Middle Sepik River Figure
Middle Sepik River Figure
Tristan Tzara Collection, Loudmer-Poulain Auction, Paris
14 June 1979, Lot 15
It isn’t often that one gets a legitimate shot at owning one of your dreams. But that is exactly what happened last month when this incredible Sepik figure I have always loved and admired unexpectedly came up at auction. I had just begun working on it as my next Dream Piece for July when I saw the announcement of it coming up at Christie’s Paris at the end of June. I was hardly surprised by the presale estimate of 100,000 to 150,000 euros. It would be at the very outer limit of my affordability, but I had to go for it—I mean it was my dream piece.
My initial attraction to the figure had nothing to do with its incredible provenance—which I learned of only after being awed by its wonderful early aesthetic qualities. The figure seemed to reach back to that unrecorded era of Sepik art prior to early exploration. The foundation for appreciating New Guinea art starts with the classic period—which for the Middle Sepik River is roughly from 1880 to 1914. This is when the bulk of the early Sepik material was collected and lodged, primarily, in German museums. These objects serve as the basis for understanding Sepik River art styles and what comes after. But what about what comes before? This particular Iatmul figure is decidedly PRE-classic.
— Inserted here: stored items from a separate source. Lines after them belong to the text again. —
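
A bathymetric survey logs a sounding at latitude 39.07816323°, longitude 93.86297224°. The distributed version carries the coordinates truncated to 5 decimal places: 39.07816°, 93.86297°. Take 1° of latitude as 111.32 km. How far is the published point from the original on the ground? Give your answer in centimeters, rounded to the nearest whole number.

The latitude changed by +0.00000323° and the longitude by +0.00000224°.
N–S: 0.00000323° × 111320 m/° = 0.359564 m.
East–west at this latitude: 0.00000224° × 111320 × cos 39.0782° ≈ 0.00000224 × 86416.2 = 0.193572 m.
Distance: √(0.359564² + 0.193572²) ≈ 0.408358 m.
That is 0.408358 m = 40.836 cm.

41 centimeters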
Here the raw emotive power takes precedence over the elegant, composed lines of the classic Sepik that comes later. How many generations earlier this figure is from first contact is hard to say but it is the primeval ancestor to much of what the Germans were collecting before World War 1.
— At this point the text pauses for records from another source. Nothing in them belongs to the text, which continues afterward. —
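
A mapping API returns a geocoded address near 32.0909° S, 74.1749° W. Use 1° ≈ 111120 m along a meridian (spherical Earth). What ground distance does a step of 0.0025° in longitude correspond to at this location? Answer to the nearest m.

One degree of longitude here spans 111120 × cos 32.0909° = 111120 × 0.8472 ≈ 94141.6 m; 0.0025° of that is 235.354 m.

235 m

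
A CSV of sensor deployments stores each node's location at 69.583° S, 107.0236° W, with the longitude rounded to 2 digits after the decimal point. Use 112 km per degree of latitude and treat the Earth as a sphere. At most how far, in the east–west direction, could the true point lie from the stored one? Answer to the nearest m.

Rounding to 2 decimal places leaves the longitude within ±0.005° of the true value.
Parallels shrink by cos φ, so at 69.583° a degree of longitude is 112000 × 0.3489 ≈ 39071.2 m.
Maximum E–W displacement: 0.005 × 39071.2 = 195.356 m.

195 m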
Besides the excellent provenance of Tristan Tzara--one of the influential founding members of the Surrealist movement—this figure is a superb piece of early Sepik River figurative sculpture. As always, let’s begin with the expression that is both hallucinatory and mesmerizing. The enormous eyes are wide open, off-kilter and radiating. The mouth is open as if in speech or breath. The large oval head is perched atop a thin neck coming up from rounded, powerful shoulders. The narrow waist ends abruptly in wide squared-off hips. The older the sculpture often the greater the open space is between limbs and torso. I love the aged-rounded surfaces—from both stone-tooling and generations spent in the village environment—and the slightly wonky undulations of form—which are stable, stout but a bit off-kilter.
In June of 1979 this figure sold for 15,500 French francs which in today’s dollars equates to $16,400. Real money for sure but a tiny fraction of what I was pretty sure it would sell at Christie’s on June 29th. The morning of the auction I was online, finger poised above the bid tab but alas by the time my finger stopped quavering my self-imposed bid limit had flown by. With almost a sense of relief I sat back and watched with pride as this ancestral spirit from a remote mosquito-ridden village along the Sepik River was hotly contested at a top auction house in the art center of the world all the way to a hammer of 320,000 Euros or 403,200 Euros with buyer’s premium. A significant price warranted by a wonderful sculpture with a remarkable, historic provenance. I congratulate its new owner. Wish it had been me.